O plano de combate ao tráfico de drogas com a participação do Exército já está em prática no Rio de Janeiro. O Comando Militar do Leste (CML) atendeu ao pedido do governador Leonel Brizola (PDT), depois do conflito na favela do Coroado, em Acari, para a cessão de armas de alto poder de destruição e o treinamento da Polícia Militar. O pedido foi feito por Brizola após entendimento com o comandante militar do Leste, general Rubens Bayma Denys. Eles reconheceram que o crescimento do crime organizado na cidade deve ser contido, sem riscos, sobretudo, para os favelados. De acordo com o Comando do Leste, o Exército ainda avalia a quantidade de armas que vai fornecer à PM, mas já decidiu garantir condições para que os policiais não fiquem em inferioridade diante dos traficantes. A PM vai receber fuzis FAL, Para-FAL e submetralhadoras 9mm. O arsenal do narcotráfico é composto, entre outros, por fuzis AR-15 e metralhadoras israelenses Uzi. O 1o. Batalhão de Forças Especiais, na Vila Militar, ficará encarregado do treinamento dos policiais. Eles vão receber instruções para um tipo de combate que, em tese, não coloca em risco a população civil.

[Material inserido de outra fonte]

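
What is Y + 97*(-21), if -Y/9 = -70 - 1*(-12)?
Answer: -1515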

A guerra ao crime organizado passa, assim, a ser conduzida por uma força conjunta formada pelo Exército e pelas Polícias Militar, Civil e Federal. Três fatos motivaram essa aliança: a sucessão de chacinas, os conflitos entre traficantes e policiais e o estabelecimento de "áreas liberadas", acima da lei e da ordem, sob o controle dos traficantes. Segundo as informações, o Exército infiltrou, nos últimos dois anos, com a concordância do governo do estado, agentes nas Polícias Civil e Militar do Rio de Janeiro, para obter informações sobre os traficantes. O trabalho é conduzido por um major da comunidade de informações, José Maurício Garcia, também conhecido nas delegacias como "doutor Marcelo" ou "doutor Rogério". O Exército dispõe hoje de mapas e filmagens dos morros do Rio e de fotos dos principais traficantes (O ESP) (O Globo).